Si vous avez lu Animal Farm de George Orwell, écrit au milieu des années 40, c'est une satire de l'Union soviétique, État totalitaire. Ce fut un succès. Tous l'aimaient. Il appert qu'il avait écrit, pour ce livre, une introduction qu'on a supprimée. Elle n'est apparue que 30 ans après. Quelqu'un l'avait trouvée dans ses documents. L'introduction à Animal Farm traite de "La censure littéraire en Angleterre" et on y dit qu'il est évident que ce livre ridiculise l'Union soviétique et sa structure totalitaire. Mais il y est dit aussi que l'Angleterre n'est pas tellement différente. Nous n'avons pas le KGB à nos trousses, mais le résultat est passablement le même. Les gens aux idées indépendantes ou hors du commun sont rayés.

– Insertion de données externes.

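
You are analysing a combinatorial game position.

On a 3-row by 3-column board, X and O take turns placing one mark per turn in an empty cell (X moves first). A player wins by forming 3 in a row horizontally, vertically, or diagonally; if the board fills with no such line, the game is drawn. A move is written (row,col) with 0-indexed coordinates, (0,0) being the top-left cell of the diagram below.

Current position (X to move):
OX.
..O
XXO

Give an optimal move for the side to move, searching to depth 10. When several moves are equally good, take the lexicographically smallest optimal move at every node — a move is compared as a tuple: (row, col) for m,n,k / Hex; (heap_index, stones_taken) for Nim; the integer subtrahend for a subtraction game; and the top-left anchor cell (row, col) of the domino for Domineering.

X's best at [OX./..O/XXO]: (1,1)

ply 1, X at OX./..O/XXO | (0,2)=-1→OXX/..O/XXO; (1,0)=-1→OX./X.O/XXO; (1,1)=+1→OX./.XO/XXO*
ply 2: OX./.XO/XXO is terminal -1 (O); from OX./..O/XXO depth 10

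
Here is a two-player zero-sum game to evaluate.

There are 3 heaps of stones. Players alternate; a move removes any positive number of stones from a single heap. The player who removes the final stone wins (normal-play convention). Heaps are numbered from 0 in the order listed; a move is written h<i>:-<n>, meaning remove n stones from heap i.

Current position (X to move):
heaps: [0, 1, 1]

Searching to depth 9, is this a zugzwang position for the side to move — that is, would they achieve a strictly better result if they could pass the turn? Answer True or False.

zugzwang((0,1,1), X) = True

ply 1, X at (0,1,1) | h1:-1=-1→(0,0,1)*; h2:-1=-1→(0,1,0)
ply 2, O at (0,0,1) | h2:-1=+1→(0,0,0)*
ply 3: (0,0,0) is terminal -1 (X); from (0,1,1) depth 9
suppose X passes — search the same position with O to move:
pass> ply 1, O at (0,1,1) | h1:-1=-1→(0,0,1)*; h2:-1=-1→(0,1,0)
pass> ply 2, X at (0,0,1) | h2:-1=+1→(0,0,0)*
pass> ply 3: (0,0,0) is terminal -1 (O); from (0,1,1) depth 9
for X: play -1, pass +1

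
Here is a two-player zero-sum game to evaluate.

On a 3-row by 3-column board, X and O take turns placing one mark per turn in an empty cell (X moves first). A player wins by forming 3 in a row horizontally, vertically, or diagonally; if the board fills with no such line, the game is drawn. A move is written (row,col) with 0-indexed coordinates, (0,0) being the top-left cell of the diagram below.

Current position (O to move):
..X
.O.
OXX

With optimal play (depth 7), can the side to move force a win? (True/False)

O winning at [..X/.O./OXX]: False

ply 1, O at ..X/.O./OXX | (0,0)=-1→O.X/.O./OXX; (0,1)=-1→.OX/.O./OXX; (1,0)=-1→..X/OO./OXX; (1,2)=+0→..X/.OO/OXX*
ply 2, X at ..X/.OO/OXX | (0,0)=-1→X.X/.OO/OXX; (0,1)=-1→.XX/.OO/OXX; (1,0)=+0→..X/XOO/OXX*
ply 3, O at ..X/XOO/OXX | (0,0)=+0→O.X/XOO/OXX*; (0,1)=+0→.OX/XOO/OXX
ply 4, X at O.X/XOO/OXX | (0,1)=+0→OXX/XOO/OXX*
ply 5: OXX/XOO/OXX is terminal +0 (O); from ..X/.O./OXX depth 7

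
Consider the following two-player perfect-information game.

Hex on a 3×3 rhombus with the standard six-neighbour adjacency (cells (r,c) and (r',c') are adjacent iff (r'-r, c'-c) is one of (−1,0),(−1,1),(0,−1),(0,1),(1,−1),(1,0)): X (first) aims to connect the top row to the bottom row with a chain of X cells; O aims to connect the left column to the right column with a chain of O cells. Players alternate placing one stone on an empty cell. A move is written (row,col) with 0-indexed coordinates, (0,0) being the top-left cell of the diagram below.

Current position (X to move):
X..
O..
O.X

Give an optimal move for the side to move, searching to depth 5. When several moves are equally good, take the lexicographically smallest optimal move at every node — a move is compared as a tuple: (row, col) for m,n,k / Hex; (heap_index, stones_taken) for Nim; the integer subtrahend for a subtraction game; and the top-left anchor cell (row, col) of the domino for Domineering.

p1 X@[X../O../O.X]: (0,1)[XX./O../O.X]-1 (0,2)[X.X/O../O.X]-1 (1,1)[X../OX./O.X]+1* (1,2)[X../O.X/O.X]-1 (2,1)[X../O../OXX]-1
p2 O@[X../OX./O.X]: (0,1)[XO./OX./O.X]-1* (0,2)[X.O/OX./O.X]-1 (1,2)[X../OXO/O.X]-1 (2,1)[X../OX./OOX]-1
p3 X@[XO./OX./O.X]: (0,2)[XOX/OX./O.X]+1* (1,2)[XO./OXX/O.X]-1 (2,1)[XO./OX./OXX]-1
p4 O@[XOX/OX./O.X]: (1,2)[XOX/OXO/O.X]-1* (2,1)[XOX/OX./OOX]-1
p5 X@[XOX/OXO/O.X]: (2,1)[XOX/OXO/OXX]+1*
p6 O@[XOX/OXO/OXX] terminal -1; root [X../O../O.X] d5

X's best at [X../O../O.X]: (1,1)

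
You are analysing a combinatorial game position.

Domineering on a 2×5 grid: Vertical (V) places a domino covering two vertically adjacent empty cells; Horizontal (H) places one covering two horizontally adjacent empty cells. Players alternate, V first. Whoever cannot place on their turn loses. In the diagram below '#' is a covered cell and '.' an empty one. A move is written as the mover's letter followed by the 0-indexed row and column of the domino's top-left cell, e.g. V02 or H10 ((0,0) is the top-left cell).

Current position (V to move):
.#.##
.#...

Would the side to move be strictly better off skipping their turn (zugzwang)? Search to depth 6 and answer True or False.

zugzwang(.#.##/.#..., V) = False

p1 V@[.#.##/.#...]: V00[##.##/##...]-1 V02[.####/.##..]+1*
p2 H@[.####/.##..]: H13[.####/.####]-1*
p3 V@[.####/.####]: V00[#####/#####]+1*
p4 H@[#####/#####] terminal -1; root [.#.##/.#...] d6
if V skipped the turn, H would face:
~ p1 H@[.#.##/.#...]: H12[.#.##/.###.]-1* H13[.#.##/.#.##]-1
~ p2 V@[.#.##/.###.]: V00[##.##/####.]+1*
~ p3 H@[##.##/####.] terminal -1; root [.#.##/.#...] d6
compare (V): move=+1 vs pass=+1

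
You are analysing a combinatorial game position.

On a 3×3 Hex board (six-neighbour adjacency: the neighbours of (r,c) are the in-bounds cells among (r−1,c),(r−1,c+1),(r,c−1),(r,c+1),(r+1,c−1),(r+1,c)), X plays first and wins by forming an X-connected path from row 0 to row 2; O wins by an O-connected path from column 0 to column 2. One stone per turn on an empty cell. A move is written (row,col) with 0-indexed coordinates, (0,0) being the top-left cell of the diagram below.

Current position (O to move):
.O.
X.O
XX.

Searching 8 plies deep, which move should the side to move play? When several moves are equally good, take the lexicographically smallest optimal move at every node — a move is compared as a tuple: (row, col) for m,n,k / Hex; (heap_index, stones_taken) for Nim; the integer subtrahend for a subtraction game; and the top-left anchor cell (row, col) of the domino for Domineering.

O's best at [.O./X.O/XX.]: (0,0)

ply 1, O at .O./X.O/XX. | (0,0)=+1→OO./X.O/XX.*; (0,2)=-1→.OO/X.O/XX.; (1,1)=-1→.O./XOO/XX.; (2,2)=-1→.O./X.O/XXO
ply 2, X at OO./X.O/XX. | (0,2)=-1→OOX/X.O/XX.*; (1,1)=-1→OO./XXO/XX.; (2,2)=-1→OO./X.O/XXX
ply 3, O at OOX/X.O/XX. | (1,1)=+1→OOX/XOO/XX.*; (2,2)=-1→OOX/X.O/XXO
ply 4: OOX/XOO/XX. is terminal -1 (X); from .O./X.O/XX. depth 8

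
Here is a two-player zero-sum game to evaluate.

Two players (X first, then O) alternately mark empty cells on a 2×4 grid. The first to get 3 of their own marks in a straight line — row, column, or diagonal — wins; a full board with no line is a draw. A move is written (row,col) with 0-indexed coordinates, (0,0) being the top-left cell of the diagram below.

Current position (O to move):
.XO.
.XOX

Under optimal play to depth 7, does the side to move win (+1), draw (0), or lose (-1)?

p1 O@[.XO./.XOX]: (0,0)[OXO./.XOX]+0* (0,3)[.XOO/.XOX]+0 (1,0)[.XO./OXOX]+0
p2 X@[OXO./.XOX]: (0,3)[OXOX/.XOX]+0* (1,0)[OXO./XXOX]+0
p3 O@[OXOX/.XOX]: (1,0)[OXOX/OXOX]+0*
p4 X@[OXOX/OXOX] terminal +0; root [.XO./.XOX] d7

value(.XO./.XOX, O) = 0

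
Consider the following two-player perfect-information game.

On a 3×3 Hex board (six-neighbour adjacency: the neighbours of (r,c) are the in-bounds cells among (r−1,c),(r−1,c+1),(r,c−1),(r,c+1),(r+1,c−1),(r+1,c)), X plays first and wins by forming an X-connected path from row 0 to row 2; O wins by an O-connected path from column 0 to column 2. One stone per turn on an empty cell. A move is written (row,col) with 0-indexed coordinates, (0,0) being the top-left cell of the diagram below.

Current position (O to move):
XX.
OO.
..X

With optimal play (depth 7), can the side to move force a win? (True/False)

[XX./OO./..X] O move#1: (0,2):+1/XXO/OO./..X*, (1,2):+1/XX./OOO/..X, (2,0):+1/XX./OO./O.X, (2,1):+1/XX./OO./.OX
[XXO/OO./..X] end (terminal -1, X#2); searched XX./OO./..X to 7

O winning at [XX./OO./..X]: True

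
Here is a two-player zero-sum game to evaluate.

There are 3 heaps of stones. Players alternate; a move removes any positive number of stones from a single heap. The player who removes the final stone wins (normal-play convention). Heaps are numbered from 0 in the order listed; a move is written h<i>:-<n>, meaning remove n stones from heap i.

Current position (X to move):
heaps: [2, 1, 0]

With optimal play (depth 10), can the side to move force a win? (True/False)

X winning at [(2,1,0)]: True

p1 X@[(2,1,0)]: h0:-1[(1,1,0)]+1* h0:-2[(0,1,0)]-1 h1:-1[(2,0,0)]-1
p2 O@[(1,1,0)]: h0:-1[(0,1,0)]-1* h1:-1[(1,0,0)]-1
p3 X@[(0,1,0)]: h1:-1[(0,0,0)]+1*
p4 O@[(0,0,0)] terminal -1; root [(2,1,0)] d10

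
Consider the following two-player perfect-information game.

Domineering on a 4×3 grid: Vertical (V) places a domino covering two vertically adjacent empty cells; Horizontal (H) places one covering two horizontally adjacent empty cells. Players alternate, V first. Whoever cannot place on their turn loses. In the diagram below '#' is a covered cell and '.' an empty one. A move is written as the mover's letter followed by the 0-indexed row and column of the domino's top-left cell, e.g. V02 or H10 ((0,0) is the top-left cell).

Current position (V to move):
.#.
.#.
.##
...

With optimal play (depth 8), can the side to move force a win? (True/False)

V winning at [.#./.#./.##/...]: True

ply 1, V at .#./.#./.##/... | V00=+1→##./##./.##/...*; V02=+1→.##/.##/.##/...; V10=+1→.#./##./###/...; V20=+1→.#./.#./###/#..
ply 2, H at ##./##./.##/... | H30=-1→##./##./.##/##.*; H31=-1→##./##./.##/.##
ply 3, V at ##./##./.##/##. | V02=+1→###/###/.##/##.*
ply 4: ###/###/.##/##. is terminal -1 (H); from .#./.#./.##/... depth 8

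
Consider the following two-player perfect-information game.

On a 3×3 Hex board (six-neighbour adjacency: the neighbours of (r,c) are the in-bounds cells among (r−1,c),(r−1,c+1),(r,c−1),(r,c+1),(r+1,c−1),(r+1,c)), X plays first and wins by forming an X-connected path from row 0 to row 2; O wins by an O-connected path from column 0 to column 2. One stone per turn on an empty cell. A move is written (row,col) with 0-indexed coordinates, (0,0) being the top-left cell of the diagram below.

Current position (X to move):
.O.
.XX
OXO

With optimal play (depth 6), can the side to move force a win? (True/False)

ply 1, X at .O./.XX/OXO | (0,0)=+1→XO./.XX/OXO*; (0,2)=+1→.OX/.XX/OXO; (1,0)=+1→.O./XXX/OXO
ply 2, O at XO./.XX/OXO | (0,2)=-1→XOO/.XX/OXO*; (1,0)=-1→XO./OXX/OXO
ply 3, X at XOO/.XX/OXO | (1,0)=+1→XOO/XXX/OXO*
ply 4: XOO/XXX/OXO is terminal -1 (O); from .O./.XX/OXO depth 6

X winning at [.O./.XX/OXO]: True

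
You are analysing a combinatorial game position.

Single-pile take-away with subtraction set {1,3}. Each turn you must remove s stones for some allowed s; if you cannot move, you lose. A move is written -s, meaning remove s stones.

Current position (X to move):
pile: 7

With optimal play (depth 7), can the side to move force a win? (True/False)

X winning at [7]: True

p1 X@[7]: -1[6]+1* -3[4]+1
p2 O@[6]: -1[5]-1* -3[3]-1
p3 X@[5]: -1[4]+1* -3[2]+1
p4 O@[4]: -1[3]-1* -3[1]-1
p5 X@[3]: -1[2]+1* -3[0]+1
p6 O@[2]: -1[1]-1*
p7 X@[1]: -1[0]+1*
p8 O@[0] terminal -1; root [7] d7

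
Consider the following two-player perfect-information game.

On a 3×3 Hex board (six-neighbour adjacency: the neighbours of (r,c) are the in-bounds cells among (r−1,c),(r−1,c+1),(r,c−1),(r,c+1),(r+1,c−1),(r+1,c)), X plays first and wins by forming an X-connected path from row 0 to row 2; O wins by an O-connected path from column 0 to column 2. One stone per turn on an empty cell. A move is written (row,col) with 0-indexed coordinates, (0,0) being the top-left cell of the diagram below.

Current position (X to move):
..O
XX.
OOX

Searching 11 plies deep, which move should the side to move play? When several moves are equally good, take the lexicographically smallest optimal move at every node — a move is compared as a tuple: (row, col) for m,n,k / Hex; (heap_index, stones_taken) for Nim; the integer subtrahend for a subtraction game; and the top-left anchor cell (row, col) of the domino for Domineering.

[..O/XX./OOX] X move#1: (0,0):-1/X.O/XX./OOX, (0,1):-1/.XO/XX./OOX, (1,2):+1/..O/XXX/OOX*
[..O/XXX/OOX] O move#2: (0,0):-1/O.O/XXX/OOX*, (0,1):-1/.OO/XXX/OOX
[O.O/XXX/OOX] X move#3: (0,1):+1/OXO/XXX/OOX*
[OXO/XXX/OOX] end (terminal -1, O#4); searched ..O/XX./OOX to 11

X's best at [..O/XX./OOX]: (1,2)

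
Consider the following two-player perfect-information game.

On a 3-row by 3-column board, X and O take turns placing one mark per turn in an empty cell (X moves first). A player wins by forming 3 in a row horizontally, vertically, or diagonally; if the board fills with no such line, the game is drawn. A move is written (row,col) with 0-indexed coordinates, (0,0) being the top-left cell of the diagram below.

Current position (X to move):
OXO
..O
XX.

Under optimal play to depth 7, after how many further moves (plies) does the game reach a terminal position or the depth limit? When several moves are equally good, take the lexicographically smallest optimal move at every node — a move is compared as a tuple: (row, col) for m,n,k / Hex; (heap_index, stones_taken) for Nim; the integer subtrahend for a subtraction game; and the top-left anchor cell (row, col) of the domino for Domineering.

PV length from [OXO/..O/XX.]: 1 ply

[OXO/..O/XX.] X move#1: (1,0):-1/OXO/X.O/XX., (1,1):+1/OXO/.XO/XX.*, (2,2):+1/OXO/..O/XXX
[OXO/.XO/XX.] end (terminal -1, O#2); searched OXO/..O/XX. to 7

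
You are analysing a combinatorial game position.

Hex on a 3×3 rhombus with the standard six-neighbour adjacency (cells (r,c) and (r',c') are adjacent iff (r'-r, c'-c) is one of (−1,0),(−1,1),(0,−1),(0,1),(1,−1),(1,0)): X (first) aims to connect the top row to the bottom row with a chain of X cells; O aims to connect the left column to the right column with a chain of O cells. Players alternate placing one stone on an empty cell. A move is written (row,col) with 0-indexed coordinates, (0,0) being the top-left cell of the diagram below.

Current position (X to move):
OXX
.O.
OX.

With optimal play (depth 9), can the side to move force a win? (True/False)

[OXX/.O./OX.] X move#1: (1,0):-1/OXX/XO./OX., (1,2):+1/OXX/.OX/OX.*, (2,2):-1/OXX/.O./OXX
[OXX/.OX/OX.] end (terminal -1, O#2); searched OXX/.O./OX. to 9

X winning at [OXX/.O./OX.]: True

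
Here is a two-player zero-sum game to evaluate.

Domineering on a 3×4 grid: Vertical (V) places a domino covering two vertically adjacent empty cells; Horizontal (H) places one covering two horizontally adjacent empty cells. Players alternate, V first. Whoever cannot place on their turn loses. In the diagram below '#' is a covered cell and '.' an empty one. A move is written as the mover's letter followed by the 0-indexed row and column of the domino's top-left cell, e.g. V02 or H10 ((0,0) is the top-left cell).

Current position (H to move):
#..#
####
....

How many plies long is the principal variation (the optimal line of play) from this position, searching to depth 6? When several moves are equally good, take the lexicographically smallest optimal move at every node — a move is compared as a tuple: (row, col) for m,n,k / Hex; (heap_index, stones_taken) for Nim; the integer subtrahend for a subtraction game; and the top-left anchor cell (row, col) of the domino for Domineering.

p1 H@[#..#/####/....]: H01[####/####/....]+1* H20[#..#/####/##..]+1 H21[#..#/####/.##.]+1 H22[#..#/####/..##]+1
p2 V@[####/####/....] terminal -1; root [#..#/####/....] d6

PV length from [#..#/####/....]: 1 ply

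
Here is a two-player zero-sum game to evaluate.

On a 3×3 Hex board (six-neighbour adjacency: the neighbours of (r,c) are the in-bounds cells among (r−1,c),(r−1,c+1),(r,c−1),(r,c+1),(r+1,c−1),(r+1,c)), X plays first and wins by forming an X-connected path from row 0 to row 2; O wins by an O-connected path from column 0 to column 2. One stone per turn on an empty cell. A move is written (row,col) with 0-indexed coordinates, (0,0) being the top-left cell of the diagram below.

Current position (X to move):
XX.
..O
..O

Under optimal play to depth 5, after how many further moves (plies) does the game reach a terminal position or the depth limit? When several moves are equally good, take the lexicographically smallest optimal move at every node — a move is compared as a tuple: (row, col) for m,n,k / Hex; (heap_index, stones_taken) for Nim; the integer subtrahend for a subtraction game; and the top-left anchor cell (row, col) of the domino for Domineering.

PV length from [XX./..O/..O]: 5 plies

p1 X@[XX./..O/..O]: (0,2)[XXX/..O/..O]-1 (1,0)[XX./X.O/..O]-1 (1,1)[XX./.XO/..O]+1* (2,0)[XX./..O/X.O]+1 (2,1)[XX./..O/.XO]-1
p2 O@[XX./.XO/..O]: (0,2)[XXO/.XO/..O]-1* (1,0)[XX./OXO/..O]-1 (2,0)[XX./.XO/O.O]-1 (2,1)[XX./.XO/.OO]-1
p3 X@[XXO/.XO/..O]: (1,0)[XXO/XXO/..O]+1* (2,0)[XXO/.XO/X.O]+1 (2,1)[XXO/.XO/.XO]+1
p4 O@[XXO/XXO/..O]: (2,0)[XXO/XXO/O.O]-1* (2,1)[XXO/XXO/.OO]-1
p5 X@[XXO/XXO/O.O]: (2,1)[XXO/XXO/OXO]+1*
p6 O@[XXO/XXO/OXO] terminal -1; root [XX./..O/..O] d5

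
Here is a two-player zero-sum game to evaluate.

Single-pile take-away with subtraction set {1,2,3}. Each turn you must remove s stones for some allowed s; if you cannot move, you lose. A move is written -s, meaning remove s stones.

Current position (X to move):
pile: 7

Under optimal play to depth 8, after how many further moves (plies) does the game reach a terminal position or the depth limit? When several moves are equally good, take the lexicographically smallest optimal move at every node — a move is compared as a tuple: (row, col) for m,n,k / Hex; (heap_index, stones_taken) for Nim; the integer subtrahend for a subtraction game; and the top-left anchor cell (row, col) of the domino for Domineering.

PV length from [7]: 3 plies

ply 1, X at 7 | -1=-1→6; -2=-1→5; -3=+1→4*
ply 2, O at 4 | -1=-1→3*; -2=-1→2; -3=-1→1
ply 3, X at 3 | -1=-1→2; -2=-1→1; -3=+1→0*
ply 4: 0 is terminal -1 (O); from 7 depth 8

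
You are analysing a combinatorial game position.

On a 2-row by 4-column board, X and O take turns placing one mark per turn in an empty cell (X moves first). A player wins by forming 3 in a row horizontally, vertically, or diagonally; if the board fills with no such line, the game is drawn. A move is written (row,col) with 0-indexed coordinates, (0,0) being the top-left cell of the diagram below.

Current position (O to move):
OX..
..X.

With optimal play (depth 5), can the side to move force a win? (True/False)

O winning at [OX../..X.]: False

p1 O@[OX../..X.]: (0,2)[OXO./..X.]-1 (0,3)[OX.O/..X.]-1 (1,0)[OX../O.X.]+0* (1,1)[OX../.OX.]+0 (1,3)[OX../..XO]+0
p2 X@[OX../O.X.]: (0,2)[OXX./O.X.]+0* (0,3)[OX.X/O.X.]+0 (1,1)[OX../OXX.]+0 (1,3)[OX../O.XX]+0
p3 O@[OXX./O.X.]: (0,3)[OXXO/O.X.]+0* (1,1)[OXX./OOX.]-1 (1,3)[OXX./O.XO]-1
p4 X@[OXXO/O.X.]: (1,1)[OXXO/OXX.]+0* (1,3)[OXXO/O.XX]+0
p5 O@[OXXO/OXX.]: (1,3)[OXXO/OXXO]+0*
p6 X@[OXXO/OXXO] terminal +0; root [OX../..X.] d5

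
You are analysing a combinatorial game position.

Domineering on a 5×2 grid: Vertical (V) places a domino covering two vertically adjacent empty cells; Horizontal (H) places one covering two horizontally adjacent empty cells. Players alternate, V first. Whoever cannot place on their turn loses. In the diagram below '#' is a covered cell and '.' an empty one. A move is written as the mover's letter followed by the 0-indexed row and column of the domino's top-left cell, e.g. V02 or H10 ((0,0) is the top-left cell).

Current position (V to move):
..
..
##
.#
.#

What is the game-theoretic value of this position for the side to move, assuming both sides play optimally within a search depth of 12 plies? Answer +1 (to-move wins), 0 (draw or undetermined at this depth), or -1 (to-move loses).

p1 V@[../../##/.#/.#]: V00[#./#./##/.#/.#]+1* V01[.#/.#/##/.#/.#]+1 V30[../../##/##/##]-1
p2 H@[#./#./##/.#/.#] terminal -1; root [../../##/.#/.#] d12

value(../../##/.#/.#, V) = +1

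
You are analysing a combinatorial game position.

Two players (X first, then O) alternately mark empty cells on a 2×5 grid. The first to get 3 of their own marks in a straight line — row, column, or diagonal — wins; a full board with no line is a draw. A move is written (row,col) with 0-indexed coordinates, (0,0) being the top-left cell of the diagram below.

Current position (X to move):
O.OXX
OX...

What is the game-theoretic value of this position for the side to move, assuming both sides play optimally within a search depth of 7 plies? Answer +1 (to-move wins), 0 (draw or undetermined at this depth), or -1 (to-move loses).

value(O.OXX/OX..., X) = 0

[O.OXX/OX...] X move#1: (0,1):+0/OXOXX/OX...*, (1,2):-1/O.OXX/OXX.., (1,3):-1/O.OXX/OX.X., (1,4):-1/O.OXX/OX..X
[OXOXX/OX...] O move#2: (1,2):+0/OXOXX/OXO..*, (1,3):+0/OXOXX/OX.O., (1,4):+0/OXOXX/OX..O
[OXOXX/OXO..] X move#3: (1,3):+0/OXOXX/OXOX.*, (1,4):+0/OXOXX/OXO.X
[OXOXX/OXOX.] O move#4: (1,4):+0/OXOXX/OXOXO*
[OXOXX/OXOXO] end (terminal +0, X#5); searched O.OXX/OX... to 7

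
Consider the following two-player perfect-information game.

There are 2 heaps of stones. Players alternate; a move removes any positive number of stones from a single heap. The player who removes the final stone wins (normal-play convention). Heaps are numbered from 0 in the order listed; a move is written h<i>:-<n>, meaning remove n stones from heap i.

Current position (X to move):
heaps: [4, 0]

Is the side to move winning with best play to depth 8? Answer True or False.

X winning at [(4,0)]: True

p1 X@[(4,0)]: h0:-1[(3,0)]-1 h0:-2[(2,0)]-1 h0:-3[(1,0)]-1 h0:-4[(0,0)]+1*
p2 O@[(0,0)] terminal -1; root [(4,0)] d8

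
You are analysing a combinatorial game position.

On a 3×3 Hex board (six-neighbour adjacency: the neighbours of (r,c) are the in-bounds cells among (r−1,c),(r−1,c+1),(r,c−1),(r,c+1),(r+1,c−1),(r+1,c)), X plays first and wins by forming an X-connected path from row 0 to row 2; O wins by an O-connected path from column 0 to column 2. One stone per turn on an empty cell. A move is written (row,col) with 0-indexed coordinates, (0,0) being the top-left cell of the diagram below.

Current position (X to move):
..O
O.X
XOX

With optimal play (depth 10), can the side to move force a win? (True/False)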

Orwell ne dit que deux phrases sur la structure institutionnelle. Il demande pourquoi cela arrive. Eh bien, d'abord parce que la presse est la propriété de gens riches qui veulent que seulement certaines choses atteignent le public. Puis il dit que si vous étudiez le système d'éducation de l'élite, si vous étudiez à Oxford, vous apprenez qu'il y a des choses qu'il ne faut pas dire et des pensées qu'il n'est pas bon d'avoir. C'est le rôle socialisateur des institutions pour élites et si vous n'acceptez pas cette idéologie, vous feriez mieux d'aller étudier ailleurs. Voilà en gros le résumé de cette introduction.
Si vous critiquez les médias et que vous dites: voici ce qu'Anthony Lewis - ou quelqu'un d'autre - écrit, ils se fâchent. Ils disent, avec raison: "Personne ne vient me dire quoi écrire. J'écris ce que je veux. Toutes ces pressions et ces contraintes n'ont pas de sens parce que je repousse toute pression." Ce qui est tout à fait vrai, mais il faut plutôt souligner le fait qu'ils ne seraient pas là sans avoir au préalable démontré que personne n'a à leur dire quoi écrire parce qu'eux vont dire les bonnes choses. S'ils avaient fait leurs débuts au bureau du Metro et s'ils avaient écrit les 'mauvais' articles, ils ne seraient jamais parvenus à la position depuis laquelle ils peuvent se permettre de dire ce qu'ils veulent. On peut dire la même chose du personnel enseignant des universités dans les disciplines les plus idéologiques. Ils ont internalisé l'idéologie du système.
Bien. Vous étudiez la structure du système entier. À quoi vous attendez-vous que les médias ressemblent? C'est presque évident. Prenez le NYT. C'est une corporation et elle a un produit à vendre. Le produit, c'est le public. Ils ne font pas d'argent lorsque vous achetez le journal. Ils sont heureux de le mettre gratuitement sur Internet. Ils perdent même de l'argent quand vous achetez le journal. Mais le public est le produit. Le produit, ce sont les gens privilégiés, tout comme les gens qui rédigent les journaux, les grands décideurs de la société. Vous avez à vendre un produit à un marché, et le marché, ce sont évidemment les annonceurs (i.e. une autre 'corporation'). Que ce soit la TV ou les journaux, ou quoi que ce soit d'autre, ils vendent des publics. Les corporations vendent des publics à d'autres corporations. Dans le cas des médias d'élite, c'est aux gens d'affaire.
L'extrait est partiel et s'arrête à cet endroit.